We get the first tangy smack of salt water on the long bridge over Jamaica Bay; it’s here that the pace of our conversation picks up, echoing our pulses as we approach the sea.

Teagan is sharp-witted, a fast-talker. Quick. So much so that she’s been dating one of our mutual friends, Adam, without me knowing it.

“We’ve dated on and off for like six months,” she says. “The problem with Adam is that, like most boys, he wants a girlfriend to take care of him, fix his problems, and deal with all his bullshit, but he also wants to sleep around with everyone else in the world. I’m telling you: men are all lost.”

“I can vouch for that,” I say. I’m suffering multiple variations on this lost theme at the present. For one: I’m in a failing long-distance relationship with a soft-spoken skater-girl named Karissa. I want her to still love and stay faithful to me, even though she lives two thousand miles away, in Colorado.

Then Dawn discusses her own chronic boy woes, and I follow up with my ex girlfriend woes, until the conversation turns to work, another consistent letdown.

Like me, Dawn and Teagan are sick of working such long hours, cooped up in cubes. They envy our male friends, most of whom are professional skateboarders, artists, bohemians, underemployed construction workers, overemployed drinkers.

“Can you imagine any of our guy friends working in an office?” Teagan wonders out loud.

“Justin works in an office,” Dawn reminds her.

“Oh, right,” Teagan says. “How did that happen?”

I can’t blame her for forgetting, for wondering. It’s seriously incongruous with my career trajectory up to this point—backpacking guide in the San Juan Mountains; summer camp counselor on Mount Hood, Oregon; skatepark manager; creative writing instructor at a Colorado university. The fact that I work a corporate job on the sixteenth floor of a Midtown high rise both surprises and depresses me on pretty much a daily basis. A sad facsimile of my true self up there, wearing slacks, hunched in a cubicle, compulsively checking the internet surf report.

Finally: the toll bridge to the Rockaway peninsula, the long thin jawbone of Long Island.

I pay three dollars and fifty cents in exchange for a horizon that’s lost to me back in the city.

We park and ferry our boards up cement stairs, across the wooden boardwalk, down to the beach. As we walk barefoot across morning-cold sand, the sky unfurls above us, reclaiming from the city all its stolen blue bandwidth.

This is what all the hype’s about: perfect, sun-shimmering sets of head-high rollers coming in smooth, sixteen-second intervals, the ocean an endless stretch of blue-gray corduroy, the waves scrolling in silver and then peeling evenly into whiteness.

The best swells I’ve ever seen, anywhere.

But while Dawn and Teagan busy themselves with surf wax and wetsuits, I stand shivering on the sand, heart racing, not sure if I’m ready for hurricane-grade surf, though by this point Ophelia has been downgraded to tropical storm status.
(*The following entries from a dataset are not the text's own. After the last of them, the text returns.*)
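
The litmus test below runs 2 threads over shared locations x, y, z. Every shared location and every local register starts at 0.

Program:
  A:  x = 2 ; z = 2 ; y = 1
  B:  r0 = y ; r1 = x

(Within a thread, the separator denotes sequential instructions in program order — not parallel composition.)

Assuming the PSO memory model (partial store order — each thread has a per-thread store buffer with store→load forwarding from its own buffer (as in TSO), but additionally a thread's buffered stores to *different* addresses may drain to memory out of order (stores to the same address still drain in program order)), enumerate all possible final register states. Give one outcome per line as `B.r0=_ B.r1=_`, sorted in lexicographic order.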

It’s here, as I stare into the stirred-up maw of the Atlantic, tuned in to its relentless, percussive crush, that the association finally clicks: these waves are the aftermath of a storm named after English literature’s most famous drowning victim. The fifteenth system in the worst hurricane season on record, the result of warming seas, a warming planet.

I’ve come a long way in getting over my fear of the ocean, but I’m still new to surfing, and on a day like this the gnawing apprehension persists. I moved to New York City with a naive sense of enthusiasm and hope, but now that I’m actually trying to get my life together in this place with so many social undercurrents and financial riptides—now I’m spooked.

“Come on, Justin,” Dawn says after I express my Shakespearean anxieties. “These are the best waves of the year.” She pulls up her wetsuit zipper, stretches into a deep forward bend. Armed with her surfboard, she charges down to the jetty, where the swell thunders in at its tallest, most powerful point. I hang back on the beach, where part of me wants to drop anchor, play it safe, surrender to paralysis. But there’s a deeper pull at work, a stronger longing to get up and get moving—to hazard the risk and follow Dawn down into the churning sea.